L'intrigue, elle, repose sur un affrontement entre les sangsues (des vampires immigrés) et la police, avec en toile de fond la menace d'un coup d'état militaire si la situation dérape.
L'on est immergé dans cette ambiance si particulière dès les premières planches, alors que l'on suit l'arrivée de nouveaux venus. Bien que l'époque ne soit pas la même, l'on conserve l'atmosphère de la série principale, avec des protagonistes tourmentés, s'interrogeant sur leur destinée ou, de manière plus terre-à-terre, leur sexualité.

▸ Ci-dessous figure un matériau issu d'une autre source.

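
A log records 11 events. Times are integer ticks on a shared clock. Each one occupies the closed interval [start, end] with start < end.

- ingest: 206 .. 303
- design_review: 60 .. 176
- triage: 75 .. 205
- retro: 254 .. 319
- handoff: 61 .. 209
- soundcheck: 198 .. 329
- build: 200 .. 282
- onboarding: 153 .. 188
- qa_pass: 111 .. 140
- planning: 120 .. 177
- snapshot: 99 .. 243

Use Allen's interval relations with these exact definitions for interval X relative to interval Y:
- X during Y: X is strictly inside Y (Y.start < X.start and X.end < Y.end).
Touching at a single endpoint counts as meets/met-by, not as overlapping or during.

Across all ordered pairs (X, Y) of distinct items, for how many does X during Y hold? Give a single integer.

Checking all 110 ordered pairs for relation 'during'; matching pairs in alphabetical order:
(build, soundcheck): build during soundcheck ✓
(ingest, soundcheck): ingest during soundcheck ✓
(onboarding, handoff): onboarding during handoff ✓
(onboarding, snapshot): onboarding during snapshot ✓
(onboarding, triage): onboarding during triage ✓
(planning, handoff): planning during handoff ✓
(planning, snapshot): planning during snapshot ✓
(planning, triage): planning during triage ✓
(qa_pass, design_review): qa_pass during design_review ✓
(qa_pass, handoff): qa_pass during handoff ✓
(qa_pass, snapshot): qa_pass during snapshot ✓
(qa_pass, triage): qa_pass during triage ✓
(retro, soundcheck): retro during soundcheck ✓
(triage, handoff): triage during handoff ✓
Count: 14.

14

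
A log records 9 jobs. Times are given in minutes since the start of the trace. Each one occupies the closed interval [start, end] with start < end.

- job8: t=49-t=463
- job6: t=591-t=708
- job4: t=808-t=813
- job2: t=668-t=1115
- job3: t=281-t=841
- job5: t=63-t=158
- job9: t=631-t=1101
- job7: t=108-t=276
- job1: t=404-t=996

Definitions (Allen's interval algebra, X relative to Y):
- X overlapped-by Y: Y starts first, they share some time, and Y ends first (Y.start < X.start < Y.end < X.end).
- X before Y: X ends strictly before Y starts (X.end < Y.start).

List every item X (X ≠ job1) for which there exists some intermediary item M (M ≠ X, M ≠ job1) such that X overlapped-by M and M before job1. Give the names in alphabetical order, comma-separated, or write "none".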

Le propos est brillant et parvient à retranscrire l'essence de cette période, mélange de stupeur due au traumatisme de la guerre et d'espoir insensé devant les possibilités immenses offertes par un monde qui se reconstruit. De la très grande BD, même si la seconde mini-série, très différente, semble encore meilleure... c'est dire !
Smax est en effet à part, tant dans le style graphique, dû à Zander Cannon cette fois, que le genre abordé. Moore se lance ici dans une relecture de la quête d'heroic fantasy traditionnelle, non en se contentant de s'en moquer mais en la sublimant.
Pour cela, l'auteur fait appel à deux des personnages centraux de la série : Jeff Smax, flic taciturne et baraqué, et sa collègue Robyn, jeune blondinette débrouillarde. Les deux policiers quittent Neopolis pour le monde parallèle d'origine de Jeff, afin d'assister à l'enterrement de son oncle. Ils arrivent dans un univers féérique, peuplé de nains, d'elfes et de dragons. Robyn, peu à peu, va alors en apprendre plus sur le passé de son partenaire.
Première chose qui frappe dans ces cinq chapitres ; l'humour omniprésent. Même si Moore a déjà démontré l'étendue de son talent de scénariste dans ses classiques, l'on ne peut pas dire qu'il se soit imposé comme un spécialiste de la vanne. Il parvient cependant ici à faire rire en tordant et triturant les clichés communs aux grandes sagas épiques, aux contes et aux jeux de rôles.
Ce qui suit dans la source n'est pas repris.